How to Block Traffic by Country in the CSF Firewall?
introduction
The CSF (ConfigServer Security & Firewall) allows administrators to block incoming client connections to your server depending on their geographical location. In other words, one can prevent the internet traffic that has its origin from a certain country with the help of the CSF Firewall.
In this guide, we are going to show the individual CSF settings that the user who has WHM (Web Host Manager) root access needs to change to use these geo-blocking rules.
Why Block Traffic by Country?
Geo-blocking is an important security measure that a server administrator can use. It is commonly used when a server is facing malicious attacks, excessive spam, or bot traffic, which is mainly based on one geographical location.
With this feature, you will be able to minimize the exposure of the server to known threats, thus enhancing the overall security and the use of resources.
Steps to Block Traffic by Country
Geo-blocking involves some modification of firewall settings, which requires root privileges in WHM.
Follow these steps to set up the country-based restriction.
Access Your WHM Root Account
Initiate the process by logging in to your WHM control panel. Make sure that you use your full root account credentials to get administration access.
Navigate to Plugins
On the primary menu bar, choose the option that is called Plugins.
Open Configserver Security and Firewall
In the Plugins interface, click on the link for the ConfigServer Security and Firewall. This will open the central management application of CSF.
Access Firewall Setting
Inside the CSF application:
Choose the csf tab and then find the csf-ConfigFirewall section. Click the Firewall Configuration button.
The comprehensive configuration panel for the CSF will then appear.
Country Code DenyList Configure
Now you must define which countries are to be blocked.

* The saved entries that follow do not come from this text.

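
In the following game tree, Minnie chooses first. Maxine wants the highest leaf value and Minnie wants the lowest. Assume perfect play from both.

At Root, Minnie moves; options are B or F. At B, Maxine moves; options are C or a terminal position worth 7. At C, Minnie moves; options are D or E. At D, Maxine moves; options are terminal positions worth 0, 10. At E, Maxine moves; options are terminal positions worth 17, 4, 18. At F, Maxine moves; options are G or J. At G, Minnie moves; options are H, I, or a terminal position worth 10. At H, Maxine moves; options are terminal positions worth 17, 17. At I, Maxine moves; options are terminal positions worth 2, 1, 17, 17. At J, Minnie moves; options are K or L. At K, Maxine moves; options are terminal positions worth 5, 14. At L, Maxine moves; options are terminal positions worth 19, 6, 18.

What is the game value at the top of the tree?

10

D (Maxine): max(0, 10) = 10
E (Maxine): max(17, 4, 18) = 18
C (Minnie): min(10, 18) = 10
B (Maxine): max(10, 7) = 10
H (Maxine): max(17, 17) = 17
I (Maxine): max(2, 1, 17, 17) = 17
G (Minnie): min(17, 17, 10) = 10
K (Maxine): max(5, 14) = 14
L (Maxine): max(19, 6, 18) = 19
J (Minnie): min(14, 19) = 14
F (Maxine): max(10, 14) = 14
Root (Minnie): min(10, 14) = 10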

Find Section: Select and locate the Country Code Lists and Settings section within the configuration interface.
Enter Codes: In the field labeled as CC_DENY, type the country codes of the countries whose traffic you wish to control.
The ISO 3166-1 alpha-2 standard codes can be used to identify the countries that you are interested in.
Save and Restart Firewall
Once all the appropriate country codes are typed, you will have to complete and implement the changes.

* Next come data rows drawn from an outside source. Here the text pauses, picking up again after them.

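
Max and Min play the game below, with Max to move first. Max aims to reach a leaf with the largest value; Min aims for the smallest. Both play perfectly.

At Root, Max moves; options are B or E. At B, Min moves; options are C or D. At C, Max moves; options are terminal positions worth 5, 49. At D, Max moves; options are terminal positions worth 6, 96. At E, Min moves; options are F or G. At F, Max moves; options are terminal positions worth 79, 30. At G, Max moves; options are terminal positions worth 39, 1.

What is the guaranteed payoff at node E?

F: max(79, 30) = 79
G: max(39, 1) = 39
E: min(79, 39) = 39

39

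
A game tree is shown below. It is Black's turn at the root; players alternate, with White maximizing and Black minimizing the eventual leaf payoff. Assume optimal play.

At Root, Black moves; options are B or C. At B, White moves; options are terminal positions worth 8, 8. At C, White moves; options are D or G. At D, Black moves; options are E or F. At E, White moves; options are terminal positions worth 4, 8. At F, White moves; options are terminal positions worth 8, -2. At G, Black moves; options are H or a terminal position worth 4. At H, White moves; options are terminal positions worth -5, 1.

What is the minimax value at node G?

1

H: max(-5, 1) = 1
G: min(1, 4) = 1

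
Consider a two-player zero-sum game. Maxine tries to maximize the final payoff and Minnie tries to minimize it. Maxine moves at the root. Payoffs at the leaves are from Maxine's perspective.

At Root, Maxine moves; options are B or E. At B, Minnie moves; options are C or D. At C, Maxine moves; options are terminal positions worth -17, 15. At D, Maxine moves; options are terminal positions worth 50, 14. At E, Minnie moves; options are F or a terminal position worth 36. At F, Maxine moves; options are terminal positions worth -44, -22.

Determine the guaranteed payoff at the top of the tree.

15

C (Maxine): max(-17, 15) = 15
D (Maxine): max(50, 14) = 50
B (Minnie): min(15, 50) = 15
F (Maxine): max(-44, -22) = -22
E (Minnie): min(-22, 36) = -22
Root (Maxine): max(15, -22) = 15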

Click Change: Go to the bottom of the panel and hit the Change button. This will lock in the changes that you have made to the configuration file.
Click Restart: In order to force the firewall to accept the new settings, click the Restart csf+lfd button.
After completing, the CSF Firewall will start blocking all the traffic that comes in and out of the country or even countries that you specified in the settings.
Conclusion
The most useful means of improving the security of the server is by configuring the CSF Firewall to block out country-specific traffic. Administrators can block unwanted requests by specifying the country codes in the CC_DENY field and re-initiating the firewall service to stop undesired requests from specific geographical areas.
FAQs
What is the meaning of Geolocation with regard to server requests?
Geolocation refers to determining the physical location of the originating internet user or server, which is typically defined by their IP address.
Does CSF Firewall use country names or codes?
The CSF Firewall relies on the two-letter ISO 3166-1 alpha-2 country codes (e.g., ‘CN’ for China) to identify and block traffic sources.
What is the effect of restarting the csf+lfd service?
It is important to restart this service to make sure that the firewall reloads its rule set from the configuration file immediately, and the geo-blocking will be effective.
Is it possible to block multiple countries at once?
Yes, it is possible to block many countries at the same time using two-letter codes separated by commas (e.g., ‘CN,RU,KP’) in the CCDENY field.